In 1984, Bridges agreed to serve as the faculty director of the Program in Advanced Technologies, a Caltech program designed to use corporate funding to enable the work of young faculty members or innovative new avenues of research. It was in that role that he met his second wife, Linda McManus, who was an events coordinator in corporate relations for Caltech's development office at the time. The two were married at the Athenaeum on November 15, 1986, which turned out to be the same day as Caltech's traditional interhouse party. Bridges later wrote, "Our guests enjoyed the explosions and flames that occasionally broke out during our reception."

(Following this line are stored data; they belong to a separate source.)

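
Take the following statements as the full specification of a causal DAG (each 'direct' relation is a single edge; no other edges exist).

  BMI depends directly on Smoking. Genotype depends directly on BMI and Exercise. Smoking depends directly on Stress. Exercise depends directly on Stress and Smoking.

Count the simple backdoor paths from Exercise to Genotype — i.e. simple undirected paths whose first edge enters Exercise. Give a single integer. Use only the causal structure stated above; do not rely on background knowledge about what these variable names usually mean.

A backdoor path from Exercise to Genotype is any simple undirected path whose first edge points into Exercise (i.e. leaves Exercise via a parent).
Parents of Exercise: {Smoking, Stress}.
Enumerating:
  P1: Exercise <- Stress -> Smoking -> BMI -> Genotype
  P2: Exercise <- Smoking -> BMI -> Genotype
That exhausts the simple backdoor paths. Count: 2.

2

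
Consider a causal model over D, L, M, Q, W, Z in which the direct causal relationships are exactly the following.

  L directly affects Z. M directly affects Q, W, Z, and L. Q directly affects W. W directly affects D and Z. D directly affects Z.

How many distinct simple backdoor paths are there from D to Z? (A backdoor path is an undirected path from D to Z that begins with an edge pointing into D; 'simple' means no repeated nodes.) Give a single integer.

A backdoor path from D to Z is any simple undirected path whose first edge points into D (i.e. leaves D via a parent).
Parents of D: {W}.
Enumerating:
  P1: D <- W <- M -> L -> Z
  P2: D <- W <- M -> Z
  P3: D <- W <- Q <- M -> L -> Z
  P4: D <- W <- Q <- M -> Z
  P5: D <- W -> Z
That exhausts the simple backdoor paths. Count: 5.

5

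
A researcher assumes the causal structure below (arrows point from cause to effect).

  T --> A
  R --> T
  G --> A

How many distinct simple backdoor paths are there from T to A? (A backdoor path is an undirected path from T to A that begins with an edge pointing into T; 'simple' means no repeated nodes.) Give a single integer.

A backdoor path from T to A is any simple undirected path whose first edge points into T (i.e. leaves T via a parent).
Parents of T: {R}.
No simple path from any parent of T reaches A without revisiting T, so there are no backdoor paths.

0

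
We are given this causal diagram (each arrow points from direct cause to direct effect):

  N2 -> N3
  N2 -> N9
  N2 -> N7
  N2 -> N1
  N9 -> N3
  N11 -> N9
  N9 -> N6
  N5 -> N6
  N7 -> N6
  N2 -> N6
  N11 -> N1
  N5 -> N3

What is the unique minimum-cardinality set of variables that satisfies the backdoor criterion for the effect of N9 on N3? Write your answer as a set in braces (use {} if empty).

Variables eligible for adjustment (non-descendants of N9, excluding N9 and N3): {N1, N11, N2, N5, N7}.
Backdoor paths from N9 to N3:
  P1: N9 <- N2 -> N7 -> N6 <- N5 -> N3
  P2: N9 <- N2 -> N3
  P3: N9 <- N2 -> N6 <- N5 -> N3
  P4: N9 <- N11 -> N1 <- N2 -> N7 -> N6 <- N5 -> N3
  P5: N9 <- N11 -> N1 <- N2 -> N3
  P6: N9 <- N11 -> N1 <- N2 -> N6 <- N5 -> N3
The empty set is not sufficient: P2 (N9 <- N2 -> N3) has no collider blocking it and no conditioned non-collider, so it is open.
Try {N2}:
  P1: blocked at fork node N2 ∈ conditioning set.
  P2: blocked at fork node N2 ∈ conditioning set.
  P3: blocked at fork node N2 ∈ conditioning set.
  P4: blocked at collider N1 (neither it nor any descendant is in the conditioning set).
  P5: blocked at collider N1 (neither it nor any descendant is in the conditioning set).
  P6: blocked at collider N1 (neither it nor any descendant is in the conditioning set).
{N2} contains no descendant of N9 and blocks every backdoor path.
No other singleton works — e.g. {N11} leaves P2 open — so {N2} is the unique smallest valid adjustment set.

{N2}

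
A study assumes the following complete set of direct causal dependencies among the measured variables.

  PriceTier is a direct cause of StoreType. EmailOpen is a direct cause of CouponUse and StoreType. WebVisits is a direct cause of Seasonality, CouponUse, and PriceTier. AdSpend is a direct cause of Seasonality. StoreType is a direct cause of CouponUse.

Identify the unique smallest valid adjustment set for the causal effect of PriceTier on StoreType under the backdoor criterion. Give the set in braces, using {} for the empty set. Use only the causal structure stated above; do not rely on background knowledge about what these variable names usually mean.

{}

Variables eligible for adjustment (non-descendants of PriceTier, excluding PriceTier and StoreType): {AdSpend, EmailOpen, Seasonality, WebVisits}.
Backdoor paths from PriceTier to StoreType:
  P1: PriceTier <- WebVisits -> CouponUse <- EmailOpen -> StoreType
  P2: PriceTier <- WebVisits -> CouponUse <- StoreType
Each backdoor path contains an unconditioned collider, so every path is already blocked with the empty conditioning set:
  P1: blocked at collider CouponUse (neither it nor any descendant is in the conditioning set).
  P2: blocked at collider CouponUse (neither it nor any descendant is in the conditioning set).
The empty set is therefore the unique smallest valid set.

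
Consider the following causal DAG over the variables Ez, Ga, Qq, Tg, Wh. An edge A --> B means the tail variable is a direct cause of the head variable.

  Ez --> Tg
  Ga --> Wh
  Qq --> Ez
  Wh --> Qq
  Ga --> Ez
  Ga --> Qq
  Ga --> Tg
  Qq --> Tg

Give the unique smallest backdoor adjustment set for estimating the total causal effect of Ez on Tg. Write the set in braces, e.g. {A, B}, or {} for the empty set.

Variables eligible for adjustment (non-descendants of Ez, excluding Ez and Tg): {Ga, Qq, Wh}.
Backdoor paths from Ez to Tg:
  P1: Ez <- Ga -> Wh -> Qq -> Tg
  P2: Ez <- Ga -> Qq -> Tg
  P3: Ez <- Ga -> Tg
  P4: Ez <- Qq <- Ga -> Tg
  P5: Ez <- Qq <- Wh <- Ga -> Tg
  P6: Ez <- Qq -> Tg
The empty set is not sufficient: P1 (Ez <- Ga -> Wh -> Qq -> Tg) has no collider blocking it and no conditioned non-collider, so it is open.
Try {Ga, Qq}:
  P1: blocked at fork node Ga ∈ conditioning set.
  P2: blocked at fork node Ga ∈ conditioning set.
  P3: blocked at fork node Ga ∈ conditioning set.
  P4: blocked at chain node Qq ∈ conditioning set.
  P5: blocked at chain node Qq ∈ conditioning set.
  P6: blocked at fork node Qq ∈ conditioning set.
{Ga, Qq} contains no descendant of Ez and blocks every backdoor path.
Every element of {Ga, Qq} is needed (dropping Ga leaves P3 open; dropping Qq leaves P6 open), so no proper subset is valid.
Among all size-2 subsets of the eligible variables, only {Ga, Qq} blocks every backdoor path, so it is the unique smallest valid adjustment set.

{Ga, Qq}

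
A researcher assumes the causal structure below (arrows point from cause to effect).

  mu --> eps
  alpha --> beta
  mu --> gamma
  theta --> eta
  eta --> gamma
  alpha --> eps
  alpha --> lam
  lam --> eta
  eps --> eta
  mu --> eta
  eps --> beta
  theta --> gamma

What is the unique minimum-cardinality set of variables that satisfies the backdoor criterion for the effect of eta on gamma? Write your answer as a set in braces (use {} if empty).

Variables eligible for adjustment (non-descendants of eta, excluding eta and gamma): {alpha, beta, eps, lam, mu, theta}.
Backdoor paths from eta to gamma:
  P1: eta <- mu -> gamma
  P2: eta <- theta -> gamma
  P3: eta <- lam <- alpha -> eps <- mu -> gamma
  P4: eta <- lam <- alpha -> beta <- eps <- mu -> gamma
  P5: eta <- eps <- mu -> gamma
The empty set is not sufficient: P1 (eta <- mu -> gamma) has no collider blocking it and no conditioned non-collider, so it is open.
Try {mu, theta}:
  P1: blocked at fork node mu ∈ conditioning set.
  P2: blocked at fork node theta ∈ conditioning set.
  P3: blocked at collider eps (neither it nor any descendant is in the conditioning set).
  P4: blocked at collider beta (neither it nor any descendant is in the conditioning set).
  P5: blocked at fork node mu ∈ conditioning set.
{mu, theta} contains no descendant of eta and blocks every backdoor path.
Every element of {mu, theta} is needed (dropping mu leaves P1 open; dropping theta leaves P2 open), so no proper subset is valid.
Among all size-2 subsets of the eligible variables, only {mu, theta} blocks every backdoor path, so it is the unique smallest valid adjustment set.

{mu, theta}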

Bridges retired in 2002. Among other honors, Bridges was a member of the National Academy of Engineering, the National Academy of Sciences, and a fellow of the American Academy of Arts and Sciences. He received the Arthur L. Schawlow Medal from the Laser Institute of America in 1988 and was a fellow of the IEEE as well as the Optical Society of America (now Optica), for which he served as president in 1988. He received the Distinguished Teaching Award from the Associated Students of Caltech in 1980 and 1982, and the organization's Lifetime Excellence in Teaching Award in 2000.
Bridges is survived by McManus; his children from a previous marriage: Ann Bridges, Judy Bridges, and Bruce Bridges; and his grandchildren: Connor, Mika, Rowan, and Max.